Economic development officials in Connecticut and Massachusetts spent yesterday afternoon totting up the research jobs that would be lost and gained from Pfizer's big R&D shuffle. The final score was Groton, CT down by about 1,100 and Boston up by 350.
The new math on jobs includes the loss of 100 positions in Boston as Pfizer closes a lab on Memorial Drive in Cambridge--which works on regenerative medicine and oligonuceotide therapeutics--while adding 450 jobs in the area as it consolidates its neuroscience and cardiovascular metabolic research operations, according to the Boston Globe. As FierceBiotech first reported yesterday, Mikeal Dolsten, Pfizer's head of worldwide research, said the company plans to combine the workers it has in the Boston area into a central facility and is currently reviewing several options.

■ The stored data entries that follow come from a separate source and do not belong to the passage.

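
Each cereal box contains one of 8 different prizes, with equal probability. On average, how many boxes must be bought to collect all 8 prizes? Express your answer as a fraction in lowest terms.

761/35

After i distinct types are collected, each trial gives a new one with probability (8−i)/8, so the expected wait for the next new type is 8/(8−i).
E = 8/8 + 8/7 + 8/6 + 8/5 + 8/4 + 8/3 + 8/2 + 8/1 = 761/35.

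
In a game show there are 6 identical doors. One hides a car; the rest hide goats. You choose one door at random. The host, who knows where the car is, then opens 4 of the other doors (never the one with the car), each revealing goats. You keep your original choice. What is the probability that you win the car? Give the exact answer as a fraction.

The host can always open 4 empty doors regardless of your choice, so the reveals give no information about your original door.
P(win by staying) = 1/6.

1/6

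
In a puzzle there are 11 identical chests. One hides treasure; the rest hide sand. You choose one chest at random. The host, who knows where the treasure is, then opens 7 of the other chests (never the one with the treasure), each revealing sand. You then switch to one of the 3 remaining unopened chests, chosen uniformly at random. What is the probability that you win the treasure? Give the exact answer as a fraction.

10/33

Your original chest holds the treasure with probability 1/11, so the other 10 collectively hold it with probability 10/11.
The host can always find 7 empty chests to open, so the reveals don't change that 10/11; it is now spread over the 3 remaining unopened chests.
P(win by switching) = (10/11) · (1/3) = 10/33.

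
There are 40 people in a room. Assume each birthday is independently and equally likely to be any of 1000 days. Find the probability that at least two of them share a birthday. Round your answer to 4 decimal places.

It's easier to compute the probability that all 40 are distinct.
P(all distinct) = 1000/1000 · 999/1000 · ··· · 961/1000 ≈ 0.4536.
So the probability of at least one match is 1 − 0.4536 = 0.5464.

0.5464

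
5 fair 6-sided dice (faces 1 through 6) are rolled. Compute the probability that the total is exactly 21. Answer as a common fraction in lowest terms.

5/72

There are 6^5 = 7776 equally likely outcomes.
The number of ordered 5-tuples from {1,…,6} summing to 21 is 540.
P(sum = 21) = 540/7776 = 5/72.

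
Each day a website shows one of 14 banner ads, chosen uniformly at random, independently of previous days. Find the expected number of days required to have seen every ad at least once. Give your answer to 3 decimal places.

45.522

After i distinct types are collected, each trial gives a new one with probability (14−i)/14, so the expected wait for the next new type is 14/(14−i).
E = 14/14 + 14/13 + 14/12 + 14/11 + 14/10 + 14/9 + 14/8 + 14/7 + 14/6 + 14/5 + 14/4 + 14/3 + 14/2 + 14/1 = 1171733/25740 ≈ 45.522.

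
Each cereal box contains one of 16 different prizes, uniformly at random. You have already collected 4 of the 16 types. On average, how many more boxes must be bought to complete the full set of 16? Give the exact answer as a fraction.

Starting from 4 distinct types, each trial gives a new one with probability (16−i)/16 when i types are held, so the wait for the next new type is 16/(16−i).
E = 16/12 + 16/11 + 16/10 + 16/9 + 16/8 + 16/7 + 16/6 + 16/5 + 16/4 + 16/3 + 16/2 + 16/1 = 172042/3465.

172042/3465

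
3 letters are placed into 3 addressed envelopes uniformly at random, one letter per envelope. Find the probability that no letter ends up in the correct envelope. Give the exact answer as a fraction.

1/3

This is the derangement probability: permutations of 3 with no fixed point.
D(3) = 3! · (1 − 1/1! + 1/2! − ··· + (−1)^3/3!) = 2.
P = 2/6 = 1/3.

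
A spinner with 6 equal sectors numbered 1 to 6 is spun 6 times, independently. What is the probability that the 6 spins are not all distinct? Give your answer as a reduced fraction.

P(all 6 different) = 6/6 · 5/6 · ··· · 1/6 = 5/324.
P(at least two equal) = 1 − 5/324 = 319/324.

319/324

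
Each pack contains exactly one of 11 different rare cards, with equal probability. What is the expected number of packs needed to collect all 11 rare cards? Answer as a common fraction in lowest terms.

83711/2520

After i distinct types are collected, each trial gives a new one with probability (11−i)/11, so the expected wait for the next new type is 11/(11−i).
E = 11/11 + 11/10 + 11/9 + 11/8 + 11/7 + 11/6 + 11/5 + 11/4 + 11/3 + 11/2 + 11/1 = 83711/2520.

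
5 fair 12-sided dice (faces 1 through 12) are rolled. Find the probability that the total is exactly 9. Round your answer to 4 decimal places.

There are 12^5 = 248832 equally likely outcomes.
The number of ordered 5-tuples from {1,…,12} summing to 9 is 70.
P(sum = 9) = 70/248832 = 35/124416 ≈ 0.0003.

0.0003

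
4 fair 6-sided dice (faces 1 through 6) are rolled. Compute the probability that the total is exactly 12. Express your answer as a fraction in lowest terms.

There are 6^4 = 1296 equally likely outcomes.
The number of ordered 4-tuples from {1,…,6} summing to 12 is 125.
P(sum = 12) = 125/1296.

125/1296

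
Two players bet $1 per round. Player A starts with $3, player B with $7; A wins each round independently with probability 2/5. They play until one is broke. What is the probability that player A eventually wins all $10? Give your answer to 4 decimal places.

Let r = q/p = (3/5)/(2/5) = 3/2. The recurrence P(i) = p·P(i+1) + q·P(i−1) with P(0)=0, P(10)=1 gives P(i) = (1 − r^i)/(1 − r^10).
P(3) = (1 − (3/2)^3) / (1 − (3/2)^10) = 2432/58025 ≈ 0.0419.

0.0419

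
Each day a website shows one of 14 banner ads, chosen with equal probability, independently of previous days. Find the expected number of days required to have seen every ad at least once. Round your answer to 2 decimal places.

45.52

After i distinct types are collected, each trial gives a new one with probability (14−i)/14, so the expected wait for the next new type is 14/(14−i).
E = 14/14 + 14/13 + 14/12 + 14/11 + 14/10 + 14/9 + 14/8 + 14/7 + 14/6 + 14/5 + 14/4 + 14/3 + 14/2 + 14/1 = 1171733/25740 ≈ 45.52.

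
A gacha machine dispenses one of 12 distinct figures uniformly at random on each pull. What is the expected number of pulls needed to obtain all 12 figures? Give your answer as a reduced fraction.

After i distinct types are collected, each trial gives a new one with probability (12−i)/12, so the expected wait for the next new type is 12/(12−i).
E = 12/12 + 12/11 + 12/10 + 12/9 + 12/8 + 12/7 + 12/6 + 12/5 + 12/4 + 12/3 + 12/2 + 12/1 = 86021/2310.

86021/2310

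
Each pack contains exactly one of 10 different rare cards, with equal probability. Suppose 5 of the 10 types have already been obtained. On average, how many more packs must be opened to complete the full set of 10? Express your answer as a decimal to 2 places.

Starting from 5 distinct types, each trial gives a new one with probability (10−i)/10 when i types are held, so the wait for the next new type is 10/(10−i).
E = 10/5 + 10/4 + 10/3 + 10/2 + 10/1 = 137/6 ≈ 22.83.

22.83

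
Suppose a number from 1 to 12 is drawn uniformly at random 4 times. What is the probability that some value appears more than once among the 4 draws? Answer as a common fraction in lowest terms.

P(all 4 different) = 12/12 · 11/12 · ··· · 9/12 = 55/96.
P(at least two equal) = 1 − 55/96 = 41/96.

41/96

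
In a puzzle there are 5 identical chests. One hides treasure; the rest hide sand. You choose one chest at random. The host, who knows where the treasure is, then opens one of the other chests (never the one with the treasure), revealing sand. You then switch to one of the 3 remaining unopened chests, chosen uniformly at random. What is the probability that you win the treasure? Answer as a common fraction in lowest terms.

Your original chest holds the treasure with probability 1/5, so the other 4 collectively hold it with probability 4/5.
The host can always find an empty chest to open, so this doesn't change that 4/5; it is now spread over the 3 remaining unopened chests.
P(win by switching) = (4/5) · (1/3) = 4/15.

4/15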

The gains in Boston, though, will be more than offset by the pharma company's decision to lay off a quarter of the 4,500 R&D workers Pfizer has in Connecticut.

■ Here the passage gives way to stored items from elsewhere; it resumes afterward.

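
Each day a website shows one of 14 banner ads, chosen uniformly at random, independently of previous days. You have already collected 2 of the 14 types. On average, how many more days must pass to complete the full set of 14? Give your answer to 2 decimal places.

43.44

Starting from 2 distinct types, each trial gives a new one with probability (14−i)/14 when i types are held, so the wait for the next new type is 14/(14−i).
E = 14/12 + 14/11 + 14/10 + 14/9 + 14/8 + 14/7 + 14/6 + 14/5 + 14/4 + 14/3 + 14/2 + 14/1 = 86021/1980 ≈ 43.44.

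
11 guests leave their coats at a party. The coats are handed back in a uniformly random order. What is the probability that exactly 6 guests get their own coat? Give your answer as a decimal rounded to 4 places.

Choose which 6 of the 11 are fixed: C(11,6) = 462 ways.
The remaining 5 must have no fixed point: D(5) = 44.
P = 462·44/39916800 = 11/21600 ≈ 0.0005.

0.0005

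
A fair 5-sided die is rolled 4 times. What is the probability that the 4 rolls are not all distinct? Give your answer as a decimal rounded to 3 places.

P(all 4 different) = 5/5 · 4/5 · ··· · 2/5 ≈ 0.192.
P(at least two equal) = 1 − 0.192 = 0.808.

0.808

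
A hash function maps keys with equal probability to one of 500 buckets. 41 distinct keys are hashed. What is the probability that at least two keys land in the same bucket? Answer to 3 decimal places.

It's easier to compute the probability that all 41 are distinct.
P(all distinct) = 500/500 · 499/500 · ··· · 460/500 ≈ 0.185.
So the probability of at least one match is 1 − 0.185 = 0.815.

0.815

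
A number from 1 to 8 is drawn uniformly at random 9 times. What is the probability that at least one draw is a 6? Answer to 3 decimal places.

0.699

P(no draw is a 6) = (7/8)^9 ≈ 0.301.
P(at least one) = 1 − 0.301 = 0.699.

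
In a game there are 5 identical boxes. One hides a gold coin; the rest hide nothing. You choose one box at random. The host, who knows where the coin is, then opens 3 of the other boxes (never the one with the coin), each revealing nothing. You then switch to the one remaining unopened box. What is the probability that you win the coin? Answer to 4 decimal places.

0.8000

Your original box holds the coin with probability 1/5, so the other 4 collectively hold it with probability 4/5.
The host can always find 3 empty boxes to open, so the reveals don't change that 4/5; it is now spread over the 1 remaining unopened box.
P(win by switching) = (4/5) · (1/1) = 4/5 ≈ 0.8000.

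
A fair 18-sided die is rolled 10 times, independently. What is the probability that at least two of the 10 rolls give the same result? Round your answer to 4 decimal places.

P(all 10 different) = 18/18 · 17/18 · ··· · 9/18 ≈ 0.0445.
P(at least two equal) = 1 − 0.0445 = 0.9555.

0.9555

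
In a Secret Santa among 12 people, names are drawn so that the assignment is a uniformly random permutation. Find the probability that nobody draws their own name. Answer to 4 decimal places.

This is the derangement probability: permutations of 12 with no fixed point.
D(12) = 12! · (1 − 1/1! + 1/2! − ··· + (−1)^12/12!) = 176214841.
P = 176214841/479001600 = 16019531/43545600 ≈ 0.3679.

0.3679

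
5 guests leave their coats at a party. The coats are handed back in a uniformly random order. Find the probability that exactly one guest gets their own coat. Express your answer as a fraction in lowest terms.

Choose which one is fixed: C(5,1) = 5 ways.
The remaining 4 must have no fixed point: D(4) = 9.
P = 5·9/120 = 3/8.

3/8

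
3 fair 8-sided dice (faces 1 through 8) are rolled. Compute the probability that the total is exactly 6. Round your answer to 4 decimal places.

0.0195

There are 8^3 = 512 equally likely outcomes.
The number of ordered 3-tuples from {1,…,8} summing to 6 is 10.
P(sum = 6) = 10/512 = 5/256 ≈ 0.0195.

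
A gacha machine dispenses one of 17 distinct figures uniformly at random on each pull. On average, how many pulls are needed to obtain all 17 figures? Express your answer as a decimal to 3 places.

58.472

After i distinct types are collected, each trial gives a new one with probability (17−i)/17, so the expected wait for the next new type is 17/(17−i).
E = 17/17 + 17/16 + 17/15 + 17/14 + 17/13 + 17/12 + 17/11 + 17/10 + 17/9 + 17/8 + 17/7 + 17/6 + 17/5 + 17/4 + 17/3 + 17/2 + 17/1 = 42142223/720720 ≈ 58.472.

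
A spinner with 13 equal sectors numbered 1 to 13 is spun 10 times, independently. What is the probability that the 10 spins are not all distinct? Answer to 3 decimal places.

P(all 10 different) = 13/13 · 12/13 · ··· · 4/13 ≈ 0.008.
P(at least two equal) = 1 − 0.008 = 0.992.

0.992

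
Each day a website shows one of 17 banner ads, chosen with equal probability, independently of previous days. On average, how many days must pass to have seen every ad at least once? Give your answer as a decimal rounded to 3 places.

58.472

After i distinct types are collected, each trial gives a new one with probability (17−i)/17, so the expected wait for the next new type is 17/(17−i).
E = 17/17 + 17/16 + 17/15 + 17/14 + 17/13 + 17/12 + 17/11 + 17/10 + 17/9 + 17/8 + 17/7 + 17/6 + 17/5 + 17/4 + 17/3 + 17/2 + 17/1 = 42142223/720720 ≈ 58.472.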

Dogged by repeated clinical stage failures, Pfizer is billing the huge cut in the R&D budget as an opportunity to dramatically change the research culture at the big pharma company, outsourcing part of its trial responsibilities to CROs, dropping disease categories that don't look like big winners and collaborating more with academic groups, biotechs and other pharma companies. On that score, Cambridge, MA, with its big network of world class scientists and drug developers, looks to be one of the few big winners in the restructuring.
"R&D has been too rigid in the models of the past," Dolsten says. "We need to become more entrepreneurial and flexible."